The samples have been sent for chemical analysis, but managing director Carl Dorsch saying field results suggested the gas and condensate were of high quality.
“The condensate is very clean, very beautiful – it’s certainly the best quality I’ve seen in a while,” he told PNN.
“I was a bit surprised [the well discovered] gas and condensate and not oil.

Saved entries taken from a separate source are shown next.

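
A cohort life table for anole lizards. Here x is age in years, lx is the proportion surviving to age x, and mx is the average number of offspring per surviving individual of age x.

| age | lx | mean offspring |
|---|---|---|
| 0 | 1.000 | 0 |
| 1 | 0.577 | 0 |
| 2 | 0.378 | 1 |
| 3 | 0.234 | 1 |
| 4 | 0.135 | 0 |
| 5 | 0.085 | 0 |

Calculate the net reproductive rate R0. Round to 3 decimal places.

lx·mx by age: 0, 0, 0.378, 0.234, 0, 0
R0 = Σ lx·mx = 0.612 → 0.612

0.612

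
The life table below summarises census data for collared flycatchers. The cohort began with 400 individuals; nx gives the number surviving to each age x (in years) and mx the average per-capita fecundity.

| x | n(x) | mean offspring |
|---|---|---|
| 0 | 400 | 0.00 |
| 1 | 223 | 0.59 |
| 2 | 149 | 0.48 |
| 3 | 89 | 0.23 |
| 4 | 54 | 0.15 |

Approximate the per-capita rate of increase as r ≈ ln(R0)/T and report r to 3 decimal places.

-0.343

lx = nx/n0 = nx/400: 1, 0.5575, 0.3725, 0.2225, 0.135
R0 = Σ lx·mx = 0 + 0.32893… + 0.1788… + 0.05118… + 0.02025 = 0.57915
Σ x·lx·mx = 0.92105; T = 0.92105/0.57915 = 1.59035…
r ≈ ln(R0)/T = ln(0.57915)/1.59035… = -0.34344… → -0.343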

But we think it’s a good result nonetheless.”
In the next few weeks, the company plans an extended production test to determine the size of the reservoir.
Even though the drilling effort failed to break the onshore Otway’s oil drought, Dorsch said he believed PEL 255 and the onshore part of the basin was still prospective for black gold.
“We’re not 100 percent certain at this stage, but we assume what happened was that the sands have thickened towards the top of the soil pit and have pushed the oil leg down below the water contact,” he said.
Jacaranda Ridge-2 was a follow-up to the non-commercial Jacaranda Ridge-1 oil discovery, which produced 950 barrels of oil on test in 1999.
Dorsch said even though he would have preferred to seen a higher condensate-to-gas ratio, he said the result was “great news” for its 100%-owned PEL 255 permit.
“From results to date in the field, together with seismic and electric data, there is no doubt that this discovery is important to the company,” Dorsch said.
“What is more exciting is the significant upside in the prospectivity of the area now that producible hydrocarbons have been found.”
Adelaide Energy won the rights to PEL 255 over a year ago, having committed more than $13 million in exploration investment over the next five years, of which about $7.3 million is guaranteed.
The company has committed to a 3D seismic acquisition, an aeromagnetic survey and drilling of two wells, together with geoscientific studies in the first two years of the program.